Par ailleurs, la veille implique aussi d'une adaptation "culturelle" au Web 2.0 et à ses modes d'interaction avec des communautés (parfois pompeusement promues représentantes de la société civile"). L'apparition de lieux d'expression des usagers (le fameux "contenu généré par les consommateurs"), la culture du dialogue permanent en ligne (y compris entre l'entreprise, qui a intérêt à réagir vite, et ses "parties prenantes"), le développement d'effets d'amplification (un incident mineur repris, cité, commenté, indexé devenant un vrai buzz viral
L'aspect psychologique n'est pas le plus négligeable : il n'est pas toujours facile d'admettre ses propres faiblesses ou vulnérabilités (ou celle de son organisation), ni de penser au facteur déclenchant d'une situation que l'on désire avant tout éviter.
L'observation des signaux n'a de sens que si les acteurs sont d'accord sur un seuil prédéfini de déclenchement des crises, quelque part entre la tentation d'en déclencher une à la moindre anomalie (peut-être pour ouvrir le parapluie) et le risque d'attente dans l'espoir que les choses ne se révéleront pas si graves ou s'arrangeront avec le temps.
2-) Le recensement des risques envisageables, notamment en s'inspirant d'expériences des autres (et bien sûr de la sienne propre et de sa propre mémoire). Il faut faire ici un effort d'imagination pour penser simultanément des dangers non encore avérés et leurs conséquences encore inconnues : facteurs de risque, causes de crises, hiérarchie des dommages éventuels du plus inacceptable au plus bénin. L'élaboration de scénarios (et si.. et si au même moment...).
3-) La préparation des moyens techniques (pour un rappel de produit p.e.). Pour la diffusion des alertes : structures, moyens, procédures... Ou tout simplement pour le bon fonctionnement de la cellule de crise.

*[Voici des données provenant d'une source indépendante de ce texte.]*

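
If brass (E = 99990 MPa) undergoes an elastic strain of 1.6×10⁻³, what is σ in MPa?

E = 99990 MPa = 99.99 GPa.
σ = E·ε = 99990 MPa × 1.6×10⁻³ = 160 MPa.

160 MPa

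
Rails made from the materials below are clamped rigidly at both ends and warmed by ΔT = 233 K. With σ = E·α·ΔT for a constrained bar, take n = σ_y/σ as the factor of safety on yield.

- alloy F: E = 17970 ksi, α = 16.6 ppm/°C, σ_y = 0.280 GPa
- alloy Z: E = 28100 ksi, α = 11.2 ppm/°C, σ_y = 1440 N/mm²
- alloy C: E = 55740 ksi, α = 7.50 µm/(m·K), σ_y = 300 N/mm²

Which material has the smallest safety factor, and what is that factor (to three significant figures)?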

Il importe de savoir qui prévient qui, qui alerte comment, où se trouvent les moyens nécessaires... Bref, c'est par excellence le domaine où l'intendance doit suivre, et, pour cela, être prête à l'avance.

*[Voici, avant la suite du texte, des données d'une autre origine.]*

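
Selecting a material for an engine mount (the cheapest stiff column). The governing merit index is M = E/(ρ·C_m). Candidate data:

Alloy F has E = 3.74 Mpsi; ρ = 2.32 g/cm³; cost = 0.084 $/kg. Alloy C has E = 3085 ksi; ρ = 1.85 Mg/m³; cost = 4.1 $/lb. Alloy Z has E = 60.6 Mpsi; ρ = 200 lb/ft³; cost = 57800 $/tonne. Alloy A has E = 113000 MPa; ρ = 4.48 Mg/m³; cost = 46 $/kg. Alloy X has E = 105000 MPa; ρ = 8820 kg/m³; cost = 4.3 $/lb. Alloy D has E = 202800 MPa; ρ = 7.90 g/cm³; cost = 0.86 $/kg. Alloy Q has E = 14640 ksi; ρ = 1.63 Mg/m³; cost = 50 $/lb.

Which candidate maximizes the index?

alloy F

Convert each candidate to consistent units, then evaluate M:
  alloy F: E = 25.79 GPa, ρ = 2320 kg/m³, cost = 0.08400 $/kg
  alloy C: E = 21.27 GPa, ρ = 1850 kg/m³, cost = 9.039 $/kg
  alloy Z: E = 417.8 GPa, ρ = 3204 kg/m³, cost = 57.80 $/kg
  alloy A: E = 113.0 GPa, ρ = 4480 kg/m³, cost = 46.00 $/kg
  alloy X: E = 105.0 GPa, ρ = 8820 kg/m³, cost = 9.480 $/kg
  alloy D: E = 202.8 GPa, ρ = 7900 kg/m³, cost = 0.8600 $/kg
  alloy Q: E = 100.9 GPa, ρ = 1630 kg/m³, cost = 110.2 $/kg
  alloy F: M = 132 MN·m per $
  alloy D: M = 29.8 MN·m per $
  alloy Z: M = 2.26 MN·m per $
  alloy C: M = 1.27 MN·m per $
  alloy X: M = 1.26 MN·m per $
  alloy Q: M = 0.562 MN·m per $
  alloy A: M = 0.548 MN·m per $
Alloy F has the largest M.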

4-) L'élaboration d'argumentaires et d'aides mémoire pour la première réaction. Cela ne signifie pas qu'il faille répéter mécaniquement un texte censé répondre à toutes les situations : simplement les listes ou les éléments de discours préformés servent à gagner du temps et à ne pas risquer d'oubli majeur. À condition, bien entendu d'appliquer ici aussi la règle d'or : s'adapter à l'imprévu.
5-) La présence sur la Toile et la création d'un média spécifique tel un site dit « noir » prêt à être activé au jour J : ce peut être un excellent moyen de regrouper les demandes que l'on reçoit, de présenter les messages que l'on désire émettre de façon synthétique. Il permet en outre — ce n'est pas accessoire — d'occuper l'espace sur Internet (par exemple en s'assurant que l'on tombera sur ce site avant ceux de la critique en faisant une recherche par mots-clés au jour fatal). Mais bien sûr, celui qui est déjà présent sur le Web 2.0, par exemple avec des blogs d'entreprise a un temps d'avance.
6-)L'organisation et l'entretien de la cellule de crise elle-même avec des rôles
précis assignés à chacun et une logistique qui suive (par exemple un lieu de réunion
équipé correctement et qui fonctionne même le jour où il y a un accident ou des
troubles au site principal)
7-) La formation spécifique de ses membres (on ne s'exprime pas dans une conférence de presse en situation de catastrophe comme lorsqu'il s'agit de présenter un nouveau produit en vingt minutes avec PowerPoint)
8-) Le repérage des principaux interlocuteurs, y compris les « adversaires » pour chaque type de crise et dans chaque domaine (économique, politique, sociétal), si possible l'établissement d'un premier réseau et de premiers contacts avec ceux qui peuvent être utiles. Ceci inclut aussi la connaissance des médias principaux susceptibles d'être particulièrement intéressés à cette crise; une liste de contacts à jour, y compris dans les médias, les agences...
9-) De nombreuses vérifications et des simulations de crise pour tenir compte des impondérables, des ratés idiots, des réactions psychologiques en situation de stress.
10-) La diffusion des informations sur tout ce qui précède auprès de ceux qui sont concernés.